Saying the Maryland General Assembly has swung too far to the left, Republican leaders called on Gov. Martin O'Malley yesterday to veto four bills if they get to his desk, including measures that would provide in-state tuition to illegal immigrants and voting rights to felons.
The House of Delegates GOP caucus, outnumbered in the legislature and now without the support of a Republican governor, sought yesterday to remind voters that there is an alternative to what they see as a liberal agenda being pursued by the Democrats.
"We hear in our communities, 'What are they doing down there?'" said Del. Anthony J. O'Donnell, the minority leader from Southern Maryland. "They're giving in-state tuition to illegal immigrants? Accelerating parole to repeat drug offenders? Giving the right to vote to offenders, including those who have committed treason against the United States? Giving Maryland's electoral votes to a candidate who was not supported by the majority of Marylanders?"
Republicans saw their influence in Annapolis soar during the administration of Robert L. Ehrlich Jr., the GOP's first governor in a generation.
They have kept a relatively low profile this year in an attempt to pick battles they believe will resonate with the public rather than trying to object to everything the Democratic governor and legislature do.
House Republicans said their interests have not been totally ignored this year, pointing to victories this year on several issues, notably tougher restrictions on sex offenders. O'Malley has pledged to sign the bills, including "Jessica's Law," a measure to deny parole to certain sex offenders.
But that success apparently won't be replicated on the four bills the Republicans asked O'Malley to veto.
"The governor is on record supporting those initiatives," O'Malley spokesman Rick Abbruzzese said.
On a proposal to provide tuition for illegal immigrants, O'Malley has said it is a waste for the state to pay for the K-12 education of the children of illegal immigrants - which is required by law - and then deny them the chance to fulfill their potential. He supports restoring voting rights for felons who've completed their sentences so that these individuals can fully re-integrate into society, and backs possible parole for second-time drug offenders so that the system has more flexibility than mandatory minimum sentences allow.

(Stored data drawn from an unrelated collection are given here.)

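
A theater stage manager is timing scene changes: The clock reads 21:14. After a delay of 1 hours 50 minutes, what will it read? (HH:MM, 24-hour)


Start time: 21:14
Adding: 1 hours 50 minutes
Minutes: 14 + 50 = 64
Minute overflow: 64 >= 60, so carry 1 hour, minutes = 4
Hours: 21 + 1 + 1 = 23
Result: 23:04

23:04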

And he has said that signing on to an interstate compact to award electoral votes to the winner of the national popular vote would ensure that the votes of people in every state count equally.
Two of the bills - the measure to circumvent the electoral college if enough states agree and felon voting rights - have passed the Senate. But the other two - in-state tuition for illegal immigrants and parole for second-time drug offenders serving mandatory minimum sentences - have not. Their fate in the Senate is still unclear.

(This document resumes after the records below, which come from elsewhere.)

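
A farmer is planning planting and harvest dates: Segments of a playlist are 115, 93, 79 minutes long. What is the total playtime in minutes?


Durations: 115, 93, 79
Running sum: 115
+ 93 = 208
+ 79 = 287
Total duration: 287 minutes
That is 4 hours and 47 minutes

287


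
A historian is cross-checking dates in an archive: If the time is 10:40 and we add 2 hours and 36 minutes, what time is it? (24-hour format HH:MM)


Start time: 10:40
Adding: 2 hours 36 minutes
Minutes: 40 + 36 = 76
Minute overflow: 76 >= 60, so carry 1 hour, minutes = 16
Hours: 10 + 2 + 1 = 13
Result: 13:16

13:16


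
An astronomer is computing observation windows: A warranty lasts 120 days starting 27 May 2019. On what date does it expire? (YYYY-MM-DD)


Start: 2019-05-27
Adding 120 days
Days remaining in May: 4
After May: 116 days still to add
June 2019: 30 days, 86 remaining
July 2019: 31 days, 55 remaining
August 2019: 31 days, 24 remaining
September 2019 has 30 days, need 24
Result: 2019-09-24

2019-09-24


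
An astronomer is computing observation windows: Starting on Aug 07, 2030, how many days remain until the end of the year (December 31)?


Start: August 07, 2030
End: December 31, 2030
Days left in August: 24
September: 30
October: 31
November: 30
December: 31
Sum of remaining months: 122
Total: 24 + 122 = 146

146


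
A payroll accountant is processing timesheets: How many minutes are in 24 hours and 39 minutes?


Hours: 24
Minutes: 39
Convert hours to minutes: 24 x 60 = 1440
Add remaining minutes: 1440 + 39 = 1479

1479


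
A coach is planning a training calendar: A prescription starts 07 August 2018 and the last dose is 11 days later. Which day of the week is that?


Start: 2018-08-07 (Tuesday)
Step 1 - find target date: add 11 days
  2018-08-07 + 11 days = 2018-08-18
Step 2 - day of week:
  11 mod 7 = 4
  Tuesday + 4 days -> Saturday
Result: Saturday (2018-08-18)

Saturday


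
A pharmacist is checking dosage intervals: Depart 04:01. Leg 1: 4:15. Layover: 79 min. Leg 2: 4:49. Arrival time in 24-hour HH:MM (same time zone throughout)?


Depart: 04:01
Leg 1: +255 min -> 08:16
Layover: +79 min -> 09:35
Leg 2: +289 min -> 14:24
Total travel: 623 minutes = 10h 23m
Arrival: 14:24

14:24


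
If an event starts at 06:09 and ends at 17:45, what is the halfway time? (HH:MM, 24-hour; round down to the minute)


Start time: 06:09 = 369 minutes from midnight
End time: 17:45 = 1065 minutes from midnight
Sum: 369 + 1065 = 1434
Midpoint: 1434 / 2 = 717 minutes
Convert: 717 / 60 = 11 hours, 57 minutes
Result: 11:57

11:57


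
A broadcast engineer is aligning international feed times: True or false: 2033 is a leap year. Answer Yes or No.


Year: 2033
Divisible by 4? 2033 / 4 = 508.25 -> No
Not divisible by 4, so NOT a leap year

No


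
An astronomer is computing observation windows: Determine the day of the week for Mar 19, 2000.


Date: 2000-03-19
January 1, 2000 is a Saturday
Day of year: 79
Offset from Jan 1: 78 days
78 mod 7 = 1
Result: Sunday

Sunday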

Republicans said they think Democratic lawmakers are misreading the results of the 2006 election. The state faces serious problems, most notably a projected budget shortfall of more than $1.3 billion next year, but the legislature and governor have chosen to back initiatives that are anathema to a large portion of the state, said Del. Christopher B. Shank, the House minority whip from Western Maryland.
"Clearly, our constituents feel something is out of whack when we're facing a massive structural deficit ... and the General Assembly is concerned with restoring the voting rights of violent offenders," Shank said.

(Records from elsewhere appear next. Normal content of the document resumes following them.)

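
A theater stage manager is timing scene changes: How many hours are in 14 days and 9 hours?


Days: 14
Extra hours: 9
Hours per day: 24
Days to hours: 14 x 24 = 336
Total: 336 + 9 = 345

345


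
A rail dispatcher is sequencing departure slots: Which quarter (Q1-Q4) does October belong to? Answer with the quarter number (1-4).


Month: October (month 10)
Q1: January-March (months 1-3)
Q2: April-June (months 4-6)
Q3: July-September (months 7-9)
Q4: October-December (months 10-12)
Month 10 falls in Q4

4


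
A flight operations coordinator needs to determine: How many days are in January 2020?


Month: January
Year: 2020
January is a 31-day month
Total: 31 days

31


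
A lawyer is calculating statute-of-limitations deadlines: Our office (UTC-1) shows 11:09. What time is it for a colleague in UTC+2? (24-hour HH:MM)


Local time: 11:09 at UTC-1 (offset -1h)
Target zone: UTC+2 (offset 2h)
Difference: 2 - (-1) = 3 hours
Calculation: 11 + (3) = 14
Result: 14:09

14:09


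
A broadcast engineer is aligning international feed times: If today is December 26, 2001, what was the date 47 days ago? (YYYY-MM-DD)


Start: 2001-12-26
Subtracting 47 days
Days already passed in December: 26
After going back through December: 21 more days to subtract
November 2001 has 30 days, need 21
Result: 2001-11-09

2001-11-09


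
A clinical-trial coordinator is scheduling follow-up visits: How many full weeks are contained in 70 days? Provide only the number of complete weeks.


Total days: 70
Days per week: 7
Division: 70 / 7 = 10 remainder 0
Complete weeks: 10
Remaining days: 0

10


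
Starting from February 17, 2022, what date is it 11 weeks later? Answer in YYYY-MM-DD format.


Start: 2022-02-17
Weeks to add: 11
Convert to days: 11 x 7 = 77 days
Add 77 days to 2022-02-17
Result: 2022-05-05

2022-05-05


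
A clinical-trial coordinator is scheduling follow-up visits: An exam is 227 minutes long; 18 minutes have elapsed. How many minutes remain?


Total budget: 227 minutes
Time used: 18 minutes
Remaining: 227 - 18 = 209 minutes
Percent used: 7.9%
Percent remaining: 92.1%

209


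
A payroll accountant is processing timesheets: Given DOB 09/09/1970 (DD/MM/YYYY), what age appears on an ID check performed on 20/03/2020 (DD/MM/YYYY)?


Birth: 1970-09-09
Reference: 2020-03-20
Year difference: 2020 - 1970 = 50
Has birthday (09-09) occurred by 03-20? No
Birthday not yet reached this year -> subtract 1
Age in full years: 49

49


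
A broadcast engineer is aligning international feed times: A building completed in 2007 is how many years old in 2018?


Birth year: 2007
Current year: 2018
Age = current year - birth year
Age = 2018 - 2007 = 11

11


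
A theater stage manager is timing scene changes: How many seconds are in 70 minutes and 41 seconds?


Minutes: 70
Seconds: 41
Convert minutes to seconds: 70 x 60 = 4200
Add remaining seconds: 4200 + 41 = 4241

4241


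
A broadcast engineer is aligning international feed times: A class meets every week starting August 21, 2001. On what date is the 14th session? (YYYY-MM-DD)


First occurrence: 2001-08-21 (occurrence 1)
Each occurrence is 7 days after the previous.
Occurrence 14 is 13 weeks after the first.
13 weeks = 91 days
2001-08-21 + 91 days = 2001-11-20

2001-11-20


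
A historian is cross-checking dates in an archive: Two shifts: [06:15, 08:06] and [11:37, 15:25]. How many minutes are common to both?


Interval A: [375, 486] minutes from midnight
Interval B: [697, 925] minutes from midnight
Overlap start = max(375, 697) = 697
Overlap end = min(486, 925) = 486
End <= start, so the intervals do not overlap: 0 minutes

0


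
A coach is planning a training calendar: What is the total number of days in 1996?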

The strongest push Republicans in the House and Senate made this year came during debates over O'Malley's $30 billion budget plan. Republicans in both chambers advocated plans to aggressively cut the budget that takes effect on July 1 to avoid larger problems - and likely tax increases - in the future.
Del. Steven R. Schuh, an Anne Arundel County Republican who serves on the House Appropriations Committee, said the Republicans' plan would have eliminated the state's budget problems within two years without resorting to tax increases. All the state needed to do was to eliminate the increases in spending O'Malley proposed this year, he said.
Democrats easily defeated the proposal, even winning the votes of a few Republicans in the House. The House GOP plan would have cut millions from the money budgeted for K-12 education, the University System of Maryland, community colleges, stem cell research and other popular programs.
Republicans said that despite their disapproval of the direction of the legislature, they believe they can play a role in shaping policy, particularly if moderate Democrats assert themselves. If they don't, Republican leaders said, they will be ready to make their case in the next election.
"Maryland isn't a liberal state. Maryland is a moderate state," Shank said. "If this trend toward left-wing legislation continues, I think Maryland voters will hold them accountable in 2010."
the four bills
Republican delegates called on Gov. Martin O'Malley yesterday to veto four bills passed by the General Assembly. They would:
Grant in-state tuition to illegal immigrants who graduated from state high schools and whose parents pay taxes in the state.
Allow parole for second-time drug offenders serving mandatory minimum sentences.
Extend voting rights to felons who have completed their sentences.
Award Maryland's electoral college votes to the winner of the national popular vote if enough other states agree to do the same.